Keep in mind though that this couple will be staying and living here in the Philippines.



Best Of Luck

Jet Lag


----------



## DannyRDG (Jul 26, 2011)

Thanks for that jet lag. Our plan is to retire there but I would like to be able to give the child the opportunity to be able to travel with us if we went on holiday. I didn't think it would be difficult to adopt, money talks eh! 

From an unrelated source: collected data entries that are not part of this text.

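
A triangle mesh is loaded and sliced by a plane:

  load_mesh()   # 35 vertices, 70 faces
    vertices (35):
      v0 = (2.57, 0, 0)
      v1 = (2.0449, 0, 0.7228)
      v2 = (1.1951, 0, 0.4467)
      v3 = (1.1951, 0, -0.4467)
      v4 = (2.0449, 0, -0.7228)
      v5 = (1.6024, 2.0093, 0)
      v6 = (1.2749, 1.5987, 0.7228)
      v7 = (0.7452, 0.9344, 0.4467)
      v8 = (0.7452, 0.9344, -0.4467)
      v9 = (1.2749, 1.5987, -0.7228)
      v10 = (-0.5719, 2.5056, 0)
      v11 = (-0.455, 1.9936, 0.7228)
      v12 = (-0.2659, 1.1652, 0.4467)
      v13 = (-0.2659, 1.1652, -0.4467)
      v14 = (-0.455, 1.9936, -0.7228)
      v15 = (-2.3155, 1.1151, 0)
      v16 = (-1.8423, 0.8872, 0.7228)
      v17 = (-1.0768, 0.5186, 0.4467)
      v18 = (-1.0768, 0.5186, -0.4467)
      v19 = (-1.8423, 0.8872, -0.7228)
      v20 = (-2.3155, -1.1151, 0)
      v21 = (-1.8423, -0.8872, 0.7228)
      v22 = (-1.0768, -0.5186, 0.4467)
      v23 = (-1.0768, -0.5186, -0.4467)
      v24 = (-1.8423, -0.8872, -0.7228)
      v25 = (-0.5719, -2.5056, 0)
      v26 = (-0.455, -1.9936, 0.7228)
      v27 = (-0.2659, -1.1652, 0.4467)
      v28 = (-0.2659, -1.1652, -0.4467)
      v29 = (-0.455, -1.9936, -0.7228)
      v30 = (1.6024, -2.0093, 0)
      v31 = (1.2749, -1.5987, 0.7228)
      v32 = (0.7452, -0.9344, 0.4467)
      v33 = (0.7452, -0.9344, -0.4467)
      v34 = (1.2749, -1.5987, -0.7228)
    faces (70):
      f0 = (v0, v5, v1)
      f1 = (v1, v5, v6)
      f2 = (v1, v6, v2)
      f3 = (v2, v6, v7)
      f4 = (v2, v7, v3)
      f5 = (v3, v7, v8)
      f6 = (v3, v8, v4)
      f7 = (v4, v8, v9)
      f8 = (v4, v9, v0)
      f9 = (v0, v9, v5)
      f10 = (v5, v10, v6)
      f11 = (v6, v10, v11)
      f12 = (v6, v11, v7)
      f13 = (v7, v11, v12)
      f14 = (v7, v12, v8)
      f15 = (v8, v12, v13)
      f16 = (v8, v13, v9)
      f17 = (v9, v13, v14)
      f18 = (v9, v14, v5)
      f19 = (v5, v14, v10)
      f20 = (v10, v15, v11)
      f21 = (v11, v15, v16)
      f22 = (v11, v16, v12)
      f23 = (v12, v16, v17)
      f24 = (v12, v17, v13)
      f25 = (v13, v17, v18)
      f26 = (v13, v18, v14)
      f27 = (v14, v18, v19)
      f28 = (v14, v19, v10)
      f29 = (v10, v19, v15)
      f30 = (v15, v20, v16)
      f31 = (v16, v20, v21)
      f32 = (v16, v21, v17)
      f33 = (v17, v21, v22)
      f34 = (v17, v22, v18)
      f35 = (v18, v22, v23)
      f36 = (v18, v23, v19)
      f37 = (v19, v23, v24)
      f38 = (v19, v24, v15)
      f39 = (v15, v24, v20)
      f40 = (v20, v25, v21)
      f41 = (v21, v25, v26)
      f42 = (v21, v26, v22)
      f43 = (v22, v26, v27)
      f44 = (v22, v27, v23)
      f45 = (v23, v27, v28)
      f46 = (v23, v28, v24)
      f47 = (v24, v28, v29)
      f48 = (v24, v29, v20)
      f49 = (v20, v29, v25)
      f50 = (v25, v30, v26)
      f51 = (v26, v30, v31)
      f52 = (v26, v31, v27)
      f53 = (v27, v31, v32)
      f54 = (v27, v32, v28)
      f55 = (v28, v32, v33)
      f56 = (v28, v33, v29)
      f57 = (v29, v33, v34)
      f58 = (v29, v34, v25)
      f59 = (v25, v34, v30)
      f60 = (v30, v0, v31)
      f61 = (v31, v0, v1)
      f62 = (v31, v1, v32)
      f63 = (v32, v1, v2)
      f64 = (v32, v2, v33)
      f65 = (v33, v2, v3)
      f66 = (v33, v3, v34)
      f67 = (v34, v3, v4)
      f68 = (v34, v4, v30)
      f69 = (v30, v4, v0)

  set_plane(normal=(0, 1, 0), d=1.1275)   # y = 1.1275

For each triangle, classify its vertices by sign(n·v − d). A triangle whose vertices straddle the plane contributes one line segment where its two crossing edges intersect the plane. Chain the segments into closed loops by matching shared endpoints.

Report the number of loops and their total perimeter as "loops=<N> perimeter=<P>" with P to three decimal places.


Straddling triangles (22 of 70):
  (v0,v5,v1) [-+-] → (2.02704, 1.1275, 0)–(1.7966, 1.1275, 0.317208)  len=0.3921
  (v1,v5,v6) [-++] → (1.7966, 1.1275, 0.317208)–(1.50185, 1.1275, 0.7228)  len=0.5014
  (v1,v6,v2) [-+-] → (1.50185, 1.1275, 0.7228)–(1.25138, 1.1275, 0.641422)  len=0.2634
  (v2,v6,v7) [-+-] → (1.25138, 1.1275, 0.641422)–(0.899174, 1.1275, 0.526957)  len=0.3703
  (v4,v8,v9) [--+] → (0.899174, 1.1275, -0.526957)–(1.50185, 1.1275, -0.7228)  len=0.6337
  (v4,v9,v0) [-+-] → (1.50185, 1.1275, -0.7228)–(1.65662, 1.1275, -0.509762)  len=0.2633
  (v0,v9,v5) [-++] → (1.65662, 1.1275, -0.509762)–(2.02704, 1.1275, 0)  len=0.6301
  (v6,v11,v7) [++-] → (0.526395, 1.1275, 0.497035)–(0.899174, 1.1275, 0.526957)  len=0.3740
  (v7,v11,v12) [-++] → (0.526395, 1.1275, 0.497035)–(-0.100742, 1.1275, 0.4467)  len=0.6292
  (v7,v12,v8) [-+-] → (-0.100742, 1.1275, 0.4467)–(-0.100742, 1.1275, 0.300768)  len=0.1459
  (v8,v12,v13) [-++] → (-0.100742, 1.1275, 0.300768)–(-0.100742, 1.1275, -0.4467)  len=0.7475
  (v8,v13,v9) [-++] → (-0.100742, 1.1275, -0.4467)–(0.899174, 1.1275, -0.526957)  len=1.0031
  (v10,v15,v11) [+-+] → (-2.29995, 1.1275, 0)–(-2.28924, 1.1275, 0.0102023)  len=0.0148
  (v11,v15,v16) [+--] → (-2.28924, 1.1275, 0.0102023)–(-1.54099, 1.1275, 0.7228)  len=1.0333
  (v11,v16,v12) [+-+] → (-1.54099, 1.1275, 0.7228)–(-0.479678, 1.1275, 0.484142)  len=1.0878
  (v12,v16,v17) [+--] → (-0.479678, 1.1275, 0.484142)–(-0.31318, 1.1275, 0.4467)  len=0.1707
  (v12,v17,v13) [+-+] → (-0.31318, 1.1275, 0.4467)–(-0.31318, 1.1275, -0.39461)  len=0.8413
  (v13,v17,v18) [+--] → (-0.31318, 1.1275, -0.39461)–(-0.31318, 1.1275, -0.4467)  len=0.0521
  (v13,v18,v14) [+-+] → (-0.31318, 1.1275, -0.4467)–(-0.820113, 1.1275, -0.560678)  len=0.5196
  (v14,v18,v19) [+--] → (-0.820113, 1.1275, -0.560678)–(-1.54099, 1.1275, -0.7228)  len=0.7389
  (v14,v19,v10) [+-+] → (-1.54099, 1.1275, -0.7228)–(-1.65367, 1.1275, -0.615479)  len=0.1556
  (v10,v19,v15) [+--] → (-1.65367, 1.1275, -0.615479)–(-2.29995, 1.1275, 0)  len=0.8925

Chained into 2 loop(s):
  loop 1: 12 segments, perimeter = 5.9540
  loop 2: 10 segments, perimeter = 5.5065
Total perimeter = 11.460

loops=2 perimeter=11.460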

Is there orphanages close to angeles that I can visit? I'm not looking for a new born. Too old for that! Was thinking 4 or 5 years old. I thought it would be a little more difficult with passports though.


----------



## Asian Spirit (Mar 1, 2010)

DannyRDG said:


> Thanks for that jet lag. Our plan is to retire there but I would like to be able to give the child the opportunity to be able to travel with us if we went on holiday. I didn't think it would be difficult to adopt, money talks eh!
> 
> Is there orphanages close to angeles that I can visit? I'm not looking for a new born. Too old for that! Was thinking 4 or 5 years old. I thought it would be a little more difficult with passports though.


Sorry for the delayed reply Danny---just saw your post. There are many places that house children. Only one that I know of a sure location is between Mabiga, Dau and Madapdap. Don't know if they do adoptions though a we only see the place as we drive by.
I still think though that the easiest way is just the local contact with people approach.

Most people come here to live and then isolate themselves from the local population. If you do the opposite and have a good group of friends things will likely happen..


----------



## cvgtpc1 (Jul 28, 2012)

I think many adopt a young sibling or niece or nephew so they know the history and are helping their own. That also makes some of the red tape easier I believe.


----------



## Asian Spirit (Mar 1, 2010)

cvgtpc1 said:


> I think many adopt a young sibling or niece or nephew so they know the history and are helping their own. Almost did that 30 years ago and now regret it.


As long as you are still breathing--it's not too late. We have four, all girls--from 10 to almost 16 years old. Swore I'd never do something like that in the past but has been the best and most rewarding thing I've ever done, save marrying my wife.


----------



## PogiBaby (Apr 2, 2014)

*orphanage*



DannyRDG said:


> Thanks for that jet lag. Our plan is to retire there but I would like to be able to give the child the opportunity to be able to travel with us if we went on holiday. I didn't think it would be difficult to adopt, money talks eh!
> 
> Is there orphanages close to angeles that I can visit? I'm not looking for a new born. Too old for that! Was thinking 4 or 5 years old. I thought it would be a little more difficult with passports though.


I know a couple who run an orphanage over in Silang/Tagaytay area.


----------



## cvgtpc1 (Jul 28, 2012)

Jet Lag said:


> As long as you are still breathing--it's not too late. We have four, all girls--from 10 to almost 16 years old. Swore I'd never do something like that in the past but has been the best and most rewarding thing I've ever done, save marrying my wife.


Grandkids have taken the place of us needing any little ones around now! Even better because we can give them back, we only get the perks! haha


----------